O crescimento do interesse pelo estoicismo, porém, não está limitado apenas ao mundo de língua inglesa. Meu livro Café da Manhã com Sêneca, que é um guia para as ideias de Sêneca, dirigido a uma audiência geral, já foi impresso mundialmente em dezesseis línguas.
MN: Você é também reconhecido como um especialista na escola pitagórica e no pitagorismo. O que esta filosofia e escola de pensamento nos ensina hoje?
DF: De acordo com antigas descrições, Pitágoras foi o primeiro a se autodeclarar filósofo ou “amante da sabedoria”. Ele foi o primeiro a chamar o universo de kosmos, “uma boa ordem”. Apesar de não termos nenhum dos escritos originais de Pitágoras, eu acredito que nós temos acesso às suas mais importantes ideias, as quais podemos encontrar em Platão e em outros escritores, relacionadas a número, kosmos e harmonia.
Os pitagóricos acreditavam que o mundo tem uma estrutura matemática. Hoje, nós podemos ver isso nas proporções matemáticas da natureza e das coisas vivas, e nas leis matemáticas que nós descobrimos na natureza. Pitágoras disse que o universo é um kosmos, ou uma boa ordem, mas o motivo do porque é uma boa ordem, deve-se à harmonia e à proporção matemática. As partes de um ser vivo, ou de um prédio bem projetado, se harmonizam para criar o equilíbrio de toda a estrutura.
MN: Como esse tipo de pensamento filosófico é relevante e aplicável nos dias de hoje, no aspecto individual e no coletivo?
DF: Harmonia significa “encaixar”, e o próprio mundo, assim como os seres vivos, consistem da relação entre o todo e as partes. Harmonia dá origem ao equilíbrio. Porém, sem harmonia, a vida em si não existiria, porque a vida depende desses tipos de relacionamento. Isso torna o princípio da harmonia muito relevante.

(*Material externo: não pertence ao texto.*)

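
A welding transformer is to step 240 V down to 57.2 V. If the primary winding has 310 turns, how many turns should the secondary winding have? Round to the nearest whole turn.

N_s/N_p = V_s/V_p, so N_s = 310 × 57.2/240 = 73.9 ≈ 74 turns.

N_s = 74 turns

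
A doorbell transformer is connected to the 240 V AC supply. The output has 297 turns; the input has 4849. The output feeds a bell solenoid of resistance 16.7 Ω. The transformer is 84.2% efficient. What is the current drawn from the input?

I_in ≈ 0.0640 A

V_out = 240 × 297/4849 = 14.700 V.
I_out = V_out/R = 14.700/16.7 = 0.88024 A.
P_out = V_out I_out = 14.700 × 0.88024 = 12.939 W.
P_in = P_out/η = 12.939/0.842 = 15.367 W.
I_in = P_in/V_in = 15.367/240 = 0.0640 A.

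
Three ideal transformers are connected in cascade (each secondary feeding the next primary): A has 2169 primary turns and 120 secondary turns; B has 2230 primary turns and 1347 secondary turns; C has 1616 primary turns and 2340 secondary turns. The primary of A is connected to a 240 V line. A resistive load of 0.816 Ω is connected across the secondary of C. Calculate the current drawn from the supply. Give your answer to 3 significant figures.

After A: V = 240.00 × 120/2169 = 13.278 V.
After B: V = 13.278 × 1347/2230 = 8.0204 V.
After C: V = 8.0204 × 2340/1616 = 11.614 V.
I_load = 11.614/0.816 = 14.232 A, so P_out = 11.614 × 14.232 = 165.29 W.
All ideal ⇒ P_in = P_out, so I_supply = 165.29/240 = 0.689 A.

I_supply ≈ 0.689 A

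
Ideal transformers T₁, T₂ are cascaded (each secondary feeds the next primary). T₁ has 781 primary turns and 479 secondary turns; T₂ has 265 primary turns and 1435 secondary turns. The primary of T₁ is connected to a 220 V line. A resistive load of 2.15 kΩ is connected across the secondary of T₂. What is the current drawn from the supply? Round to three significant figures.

I_supply ≈ 1.13 A

Secondary of T₁: V = 220.00 × 479/781 = 134.93 V.
Secondary of T₂: V = 134.93 × 1435/265 = 730.66 V.
I_load = 730.66/2150 = 0.33984 A, so P_out = 730.66 × 0.33984 = 248.31 W.
All ideal ⇒ P_in = P_out, so I_supply = 248.31/220 = 1.13 A.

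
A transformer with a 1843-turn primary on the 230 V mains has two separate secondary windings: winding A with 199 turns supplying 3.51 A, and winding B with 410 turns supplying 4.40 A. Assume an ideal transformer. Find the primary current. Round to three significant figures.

V_A = 230 × 199/1843 = 24.835 V; V_B = 230 × 410/1843 = 51.167 V.
P_out = V_A I_A + V_B I_B = 24.835×3.51 + 51.167×4.40 = 87.169 + 225.13 = 312.30 W.
Ideal ⇒ P_in = P_out, so I_p = P_out/V_p = 312.30/230 = 1.36 A.

I_p ≈ 1.36 A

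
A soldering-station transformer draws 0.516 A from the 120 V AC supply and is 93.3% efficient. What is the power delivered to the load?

P_out ≈ 57.8 W

P_in = V_p I_p = 120 × 0.516 = 61.920 W.
P_out = η P_in = 0.933 × 61.920 = 57.8 W.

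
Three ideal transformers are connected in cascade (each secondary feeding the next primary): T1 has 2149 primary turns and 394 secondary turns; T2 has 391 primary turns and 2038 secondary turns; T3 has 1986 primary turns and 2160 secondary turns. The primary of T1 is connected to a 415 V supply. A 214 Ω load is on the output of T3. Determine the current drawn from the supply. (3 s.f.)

Secondary of T1: V = 415.00 × 394/2149 = 76.087 V.
Secondary of T2: V = 76.087 × 2038/391 = 396.58 V.
Secondary of T3: V = 396.58 × 2160/1986 = 431.33 V.
I_load = 431.33/214 = 2.0156 A, so P_out = 431.33 × 2.0156 = 869.37 W.
All ideal ⇒ P_in = P_out, so I_supply = 869.37/415 = 2.09 A.

I_supply ≈ 2.09 A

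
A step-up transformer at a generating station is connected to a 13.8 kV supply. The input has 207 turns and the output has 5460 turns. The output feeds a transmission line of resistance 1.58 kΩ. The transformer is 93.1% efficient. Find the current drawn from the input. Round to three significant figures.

V_out = 13800 × 5460/207 = 364000 V.
I_out = V_out/R = 364000/1580 = 230.38 A.
P_out = V_out I_out = 364000 × 230.38 = 8.3858×10^7 W.
P_in = P_out/η = 8.3858×10^7/0.931 = 9.0073×10^7 W.
I_in = P_in/V_in = 9.0073×10^7/13800 = 6530 A.

I_in ≈ 6530 A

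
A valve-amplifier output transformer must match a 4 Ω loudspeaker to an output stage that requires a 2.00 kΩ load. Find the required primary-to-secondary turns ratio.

N_p/N_s ≈ 22.4

Z_p/Z_s = (N_p/N_s)², so N_p/N_s = √(2000/4) = √500 = 22.4.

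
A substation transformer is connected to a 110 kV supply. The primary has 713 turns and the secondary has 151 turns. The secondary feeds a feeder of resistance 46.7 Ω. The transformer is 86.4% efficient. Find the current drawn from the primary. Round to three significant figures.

I_p ≈ 122 A

V_s = 110000 × 151/713 = 23296 V.
I_s = V_s/R = 23296/46.7 = 498.84 A.
P_out = V_s I_s = 23296 × 498.84 = 1.1621×10^7 W.
P_in = P_out/η = 1.1621×10^7/0.864 = 1.3450×10^7 W.
I_p = P_in/V_p = 1.3450×10^7/110000 = 122 A.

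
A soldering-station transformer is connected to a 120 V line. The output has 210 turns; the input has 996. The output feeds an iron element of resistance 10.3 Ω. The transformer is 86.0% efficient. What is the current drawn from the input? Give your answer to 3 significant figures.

I_in ≈ 0.602 A

V_out = 120 × 210/996 = 25.301 V.
I_out = V_out/R = 25.301/10.3 = 2.4564 A.
P_out = V_out I_out = 25.301 × 2.4564 = 62.151 W.
P_in = P_out/η = 62.151/0.860 = 72.268 W.
I_in = P_in/V_in = 72.268/120 = 0.602 A.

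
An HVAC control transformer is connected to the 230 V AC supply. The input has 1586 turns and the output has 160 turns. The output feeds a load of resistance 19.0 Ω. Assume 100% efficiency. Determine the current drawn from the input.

I_in ≈ 0.123 A

V_out = V_in × N_out/N_in = 230 × 160/1586 = 23.203 V.
I_out = V_out/R = 23.203/19.0 = 1.2212 A.
For an ideal transformer I_in N_in = I_out N_out, so I_in = 1.2212 × 160/1586 = 0.123 A.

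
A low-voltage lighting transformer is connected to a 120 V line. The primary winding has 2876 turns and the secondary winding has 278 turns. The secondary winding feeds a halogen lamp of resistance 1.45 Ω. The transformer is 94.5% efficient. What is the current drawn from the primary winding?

V_s = 120 × 278/2876 = 11.599 V.
I_s = V_s/R = 11.599/1.45 = 7.9996 A.
P_out = V_s I_s = 11.599 × 7.9996 = 92.791 W.
P_in = P_out/η = 92.791/0.945 = 98.192 W.
I_p = P_in/V_p = 98.192/120 = 0.818 A.

I_p ≈ 0.818 A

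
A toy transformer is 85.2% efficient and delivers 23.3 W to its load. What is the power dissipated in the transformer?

P_in = P_out/η = 23.3/0.852 = 27.3474 W.
P_loss = P_in − P_out = 27.3474 − 23.3 = 4.05 W.

P_loss ≈ 4.05 W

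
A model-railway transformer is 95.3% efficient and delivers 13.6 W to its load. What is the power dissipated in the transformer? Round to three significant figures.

P_in = P_out/η = 13.6/0.953 = 14.2707 W.
P_loss = P_in − P_out = 14.2707 − 13.6 = 0.671 W.

P_loss ≈ 0.671 W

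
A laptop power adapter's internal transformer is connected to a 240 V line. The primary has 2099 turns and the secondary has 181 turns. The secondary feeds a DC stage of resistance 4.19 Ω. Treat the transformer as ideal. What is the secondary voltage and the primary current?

V_s = V_p × N_s/N_p = 240 × 181/2099 = 20.696 V.
I_s = V_s/R = 20.696/4.19 = 4.9393 A.
I_p = I_s × N_s/N_p = 4.9393 × 181/2099 = 0.426 A.

V_s ≈ 20.7 V, I_p ≈ 0.426 A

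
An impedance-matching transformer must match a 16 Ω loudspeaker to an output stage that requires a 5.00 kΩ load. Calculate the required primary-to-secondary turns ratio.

Z_p/Z_s = (N_p/N_s)², so N_p/N_s = √(5000/16) = √312 = 17.7.

N_p/N_s ≈ 17.7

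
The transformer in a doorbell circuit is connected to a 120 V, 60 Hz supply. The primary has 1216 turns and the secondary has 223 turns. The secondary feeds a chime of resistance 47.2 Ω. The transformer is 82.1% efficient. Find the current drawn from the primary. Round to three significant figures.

I_p ≈ 0.104 A

V_s = 120 × 223/1216 = 22.007 V.
I_s = V_s/R = 22.007/47.2 = 0.46624 A.
P_out = V_s I_s = 22.007 × 0.46624 = 10.260 W.
P_in = P_out/η = 10.260/0.821 = 12.497 W.
I_p = P_in/V_p = 12.497/120 = 0.104 A.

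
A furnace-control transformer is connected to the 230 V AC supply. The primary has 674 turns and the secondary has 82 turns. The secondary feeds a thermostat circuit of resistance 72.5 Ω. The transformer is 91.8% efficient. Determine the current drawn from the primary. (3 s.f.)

I_p ≈ 0.0512 A

V_s = 230 × 82/674 = 27.982 V.
I_s = V_s/R = 27.982/72.5 = 0.38596 A.
P_out = V_s I_s = 27.982 × 0.38596 = 10.800 W.
P_in = P_out/η = 10.800/0.918 = 11.765 W.
I_p = P_in/V_p = 11.765/230 = 0.0512 A.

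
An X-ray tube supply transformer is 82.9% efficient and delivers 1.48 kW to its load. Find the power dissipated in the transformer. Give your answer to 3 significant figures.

P_loss ≈ 305 W

P_in = P_out/η = 1480/0.829 = 1785.28 W.
P_loss = P_in − P_out = 1785.28 − 1480 = 305 W.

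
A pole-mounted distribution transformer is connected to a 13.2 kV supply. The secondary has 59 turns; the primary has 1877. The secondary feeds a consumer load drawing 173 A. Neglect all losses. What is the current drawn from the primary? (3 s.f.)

For an ideal transformer I_p N_p = I_s N_s, so I_p = 173 × 59/1877 = 5.44 A.

I_p ≈ 5.44 A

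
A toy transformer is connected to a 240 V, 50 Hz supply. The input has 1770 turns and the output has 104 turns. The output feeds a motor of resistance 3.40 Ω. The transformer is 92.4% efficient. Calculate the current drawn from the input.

I_in ≈ 0.264 A

V_out = 240 × 104/1770 = 14.102 V.
I_out = V_out/R = 14.102/3.40 = 4.1476 A.
P_out = V_out I_out = 14.102 × 4.1476 = 58.488 W.
P_in = P_out/η = 58.488/0.924 = 63.298 W.
I_in = P_in/V_in = 63.298/240 = 0.264 A.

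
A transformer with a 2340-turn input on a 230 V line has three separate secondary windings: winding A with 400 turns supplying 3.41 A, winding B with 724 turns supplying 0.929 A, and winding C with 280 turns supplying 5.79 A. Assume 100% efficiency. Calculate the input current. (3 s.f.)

I_in ≈ 1.56 A

V_A = 230 × 400/2340 = 39.316 V; V_B = 230 × 724/2340 = 71.162 V; V_C = 230 × 280/2340 = 27.521 V.
P_out = V_A I_A + V_B I_B + V_C I_C = 39.316×3.41 + 71.162×0.929 + 27.521×5.79 = 134.07 + 66.110 + 159.35 = 359.53 W.
Ideal ⇒ P_in = P_out, so I_in = P_out/V_in = 359.53/230 = 1.56 A.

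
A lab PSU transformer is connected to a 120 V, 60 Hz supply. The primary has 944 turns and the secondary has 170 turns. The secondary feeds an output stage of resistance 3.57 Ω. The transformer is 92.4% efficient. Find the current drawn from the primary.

I_p ≈ 1.18 A

V_s = 120 × 170/944 = 21.610 V.
I_s = V_s/R = 21.610/3.57 = 6.0533 A.
P_out = V_s I_s = 21.610 × 6.0533 = 130.81 W.
P_in = P_out/η = 130.81/0.924 = 141.57 W.
I_p = P_in/V_p = 141.57/120 = 1.18 A.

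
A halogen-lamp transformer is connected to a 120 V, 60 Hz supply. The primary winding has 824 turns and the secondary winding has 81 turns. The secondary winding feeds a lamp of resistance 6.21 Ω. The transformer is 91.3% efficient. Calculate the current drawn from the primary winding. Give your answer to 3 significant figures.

I_p ≈ 0.205 A

V_s = 120 × 81/824 = 11.796 V.
I_s = V_s/R = 11.796/6.21 = 1.8995 A.
P_out = V_s I_s = 11.796 × 1.8995 = 22.407 W.
P_in = P_out/η = 22.407/0.913 = 24.542 W.
I_p = P_in/V_p = 24.542/120 = 0.205 A.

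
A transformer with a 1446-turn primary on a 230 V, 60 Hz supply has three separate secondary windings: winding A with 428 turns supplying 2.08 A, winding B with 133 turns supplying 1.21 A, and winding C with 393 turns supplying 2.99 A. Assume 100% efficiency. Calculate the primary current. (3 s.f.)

I_p ≈ 1.54 A

V_A = 230 × 428/1446 = 68.077 V; V_B = 230 × 133/1446 = 21.155 V; V_C = 230 × 393/1446 = 62.510 V.
P_out = V_A I_A + V_B I_B + V_C I_C = 68.077×2.08 + 21.155×1.21 + 62.510×2.99 = 141.60 + 25.597 + 186.91 = 354.10 W.
Ideal ⇒ P_in = P_out, so I_p = P_out/V_p = 354.10/230 = 1.54 A.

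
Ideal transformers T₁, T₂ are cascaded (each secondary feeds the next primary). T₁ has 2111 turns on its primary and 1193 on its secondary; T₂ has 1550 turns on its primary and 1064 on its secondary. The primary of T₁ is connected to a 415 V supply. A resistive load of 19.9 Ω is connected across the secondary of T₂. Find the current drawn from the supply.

I_supply ≈ 3.14 A

Secondary of T₁: V = 415.00 × 1193/2111 = 234.53 V.
Secondary of T₂: V = 234.53 × 1064/1550 = 160.99 V.
I_load = 160.99/19.9 = 8.0902 A, so P_out = 160.99 × 8.0902 = 1302.5 W.
All ideal ⇒ P_in = P_out, so I_supply = 1302.5/415 = 3.14 A.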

Harmonia é também essencial para criar coisas bonitas, como edifícios. Os gregos e romanos eram muito conscientes desses princípios, os quais foram redescobertos na Renascença. Podemos usar a harmonia para entendermos muitas coisas sobre as obras da natureza. Mas nós também podemos usar a harmonia, do mesmo jeito que eles fizeram na Renascença, para criar um mundo que é equilibrado, satisfatório, e no qual vale a pena viver. O arquiteto renascentista Leon Battista Alberti entendeu a harmonia muito bem, e a descreveu dessa maneira: “Eu defino beleza como a harmonia de todas as partes […] encaixadas com tal proporção e conexão que nada pode ser acrescentado, diminuído ou alterado, exceto para pior”.
MN: Qual é o seu ponto de vista sobre o significado da vida?
DF: Eu entendo que o significado da vida não é uma teoria ou um conceito, mas uma experiência que nos ocorre quando nossas vidas fazem sentido. E a vida das pessoas faz sentido quando elas têm uma profunda conexão com uma realidade que vai além de nossa limitada individualidade. Essa realidade pode ser a sua família ou outras pessoas. Pode ser também a sociedade. Pode ser identificada em uma atitude de ajudar outras pessoas. Pode ser a natureza. Pode ser o universo como um todo. Para pessoas religiosas, a realidade pode ser Deus ou a dimensão espiritual dela mesma. Ou pode ser todas essas coisas juntas.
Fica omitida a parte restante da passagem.